SIDEBAR: Historic Problems, Local Solutions
Land grants are inextricably woven into the fabric of northern New Mexico, where heirs trace their lineage to the Spanish footsoldiers, Indigenous cautivos (slaves), people of mixed descent and Pueblo peoples who settled the edges of a colonial empire.
The forests saw a lot in the intervening years, including ongoing protests over how the U.S. Forest Service exercised its power. Tensions rose so high that armed dissidents stormed the Tierra Amarilla Courthouse in 1966, an incident that so surprised the USFS that the agency launched a study to investigate.
“The hard facts are that many of the villagers’ understanding of Forest Service management objectives, regulations, and policies is harshly at odds with their own concept of how things should be,” the report concluded. Mistrust, it went on, was the greatest obstacle.
Critics today still see the agency’s relationship with locals as shaky and, like the forest, in need of mending. “Unhealthy forests look like the USFS almost everywhere,” said Joaquin Arguello, a vocal proponent of collaborative forest thinning initiatives, alongside his father, David Arguello. David is a member of the Cerro Negro Forest Council, which manages a community thinning project in the Carson National Forest that is based on the tenets of acequia stewardship. Until there is more community forestry, Joaquin argued, “it all looks unhealthy because there is no bond with the land.”

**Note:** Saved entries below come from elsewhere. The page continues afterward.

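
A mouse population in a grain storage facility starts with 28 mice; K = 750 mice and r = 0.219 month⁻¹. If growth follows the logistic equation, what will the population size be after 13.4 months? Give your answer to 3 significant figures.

316 mice

A = (K − N₀)/N₀ = (750 − 28)/28 = 25.786.
N(t) = K/(1 + A·e^(−rt)) = 750/(1 + 25.786×e^(−0.219×13.4)).
e^(−2.935) = 0.053152; denominator = 1 + 25.786×0.053152 = 2.3706.
N = 750/2.3706 = 316.381.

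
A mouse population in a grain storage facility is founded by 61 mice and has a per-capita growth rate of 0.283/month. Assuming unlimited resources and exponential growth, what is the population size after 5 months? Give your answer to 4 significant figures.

N(t) = N₀·e^(rt) = 61 × e^(0.283×5) = 61 × e^1.415.
e^1.415 ≈ 4.1165, so N ≈ 61 × 4.1165 = 251.106.

251.1 mice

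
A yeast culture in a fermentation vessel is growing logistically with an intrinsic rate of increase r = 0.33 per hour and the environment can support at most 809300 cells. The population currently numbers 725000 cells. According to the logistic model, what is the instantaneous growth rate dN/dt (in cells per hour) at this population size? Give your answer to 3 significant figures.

dN/dt = rN(1 − N/K) = 0.33 × 725000 × (1 − 725000/809300).
1 − 725000/809300 = 0.10416; dN/dt = 0.33 × 725000 × 0.10416 = 24921.

24900 cells per hour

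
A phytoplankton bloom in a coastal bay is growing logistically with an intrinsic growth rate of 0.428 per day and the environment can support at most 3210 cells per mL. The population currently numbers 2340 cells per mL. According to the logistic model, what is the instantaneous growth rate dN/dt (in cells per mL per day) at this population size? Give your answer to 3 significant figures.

271 cells per mL per day

dN/dt = rN(1 − N/K) = 0.428 × 2340 × (1 − 2340/3210).
1 − 2340/3210 = 0.27103; dN/dt = 0.428 × 2340 × 0.27103 = 271.44.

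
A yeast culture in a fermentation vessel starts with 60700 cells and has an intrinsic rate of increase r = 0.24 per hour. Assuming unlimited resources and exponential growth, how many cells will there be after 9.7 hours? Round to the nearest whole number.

622625 cells

N(t) = N₀·e^(rt) = 60700 × e^(0.24×9.7) = 60700 × e^2.328.
e^2.328 ≈ 10.257, so N ≈ 60700 × 10.257 = 622625.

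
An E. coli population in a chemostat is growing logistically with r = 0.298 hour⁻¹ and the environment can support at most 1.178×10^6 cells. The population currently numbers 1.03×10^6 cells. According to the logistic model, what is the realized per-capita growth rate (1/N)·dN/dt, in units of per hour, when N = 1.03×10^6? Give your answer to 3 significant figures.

0.0374 per hour

(1/N)·dN/dt = r(1 − N/K) = 0.298 × (1 − 1.03×10^6/1.178×10^6).
= 0.298 × 0.12564 = 0.03744.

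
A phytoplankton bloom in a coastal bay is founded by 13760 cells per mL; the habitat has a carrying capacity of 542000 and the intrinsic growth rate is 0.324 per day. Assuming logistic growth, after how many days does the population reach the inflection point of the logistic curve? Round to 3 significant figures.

Logistic growth is fastest at N = K/2 = 271000.
A = (K − N₀)/N₀ = 38.39. Set K/(1 + A·e^(−rt)) = K/2 → A·e^(−rt) = 1.
e^(−0.324t) = 1/38.39 = 0.0260488, so t = ln(38.39)/0.324 = 3.6478/0.324 = 11.259.

11.3 days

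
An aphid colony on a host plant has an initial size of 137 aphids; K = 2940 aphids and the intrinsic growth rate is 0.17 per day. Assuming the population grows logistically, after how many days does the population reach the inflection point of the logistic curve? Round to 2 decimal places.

17.76 days

Logistic growth is fastest at N = K/2 = 1470.
A = (K − N₀)/N₀ = 20.46. Set K/(1 + A·e^(−rt)) = K/2 → A·e^(−rt) = 1.
e^(−0.17t) = 1/20.46 = 0.0488762, so t = ln(20.46)/0.17 = 3.0185/0.17 = 17.756.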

The Santa Fe National Forest has made progress along these lines, including recent efforts like the Southwest Jemez Mountains Collaborative Forest Landscape Restoration Project and a similar project in the Rio Chama area. But the region where the Hermits Peak/Calf Canyon fire has been most destructive hasn’t seen thinning on a large enough scale, in part because of USFS budget cuts, experts said.
Thinning wouldn’t necessarily stop a fire from starting or spreading, said Matthew Hurteau, professor of ecology at the University of New Mexico — especially with 70-mile-per-hour wind gusts, ongoing drought, climate change and lack of snowpack. But if practiced full throttle, it could lessen the fire’s most devastating impacts. “The scale of the solution,” he said, “has to match the scale of the problem.”
Given all the troubles, one local USFS employee predicted 10 years ago that a major conflagration would occur in the area where fires have now been on a two-month rampage, displacing thousands of people, destroying hundreds of homes and erasing the irreplaceable. “It’s not if, but when we get a large wildfire in the Gallinas canyon,” Steve Romero, U.S. Forest Service ranger for the Pecos/Las Vegas district, said in 2012, on a tour of the Gallinas watershed.
“We anticipate it could be catastrophic.”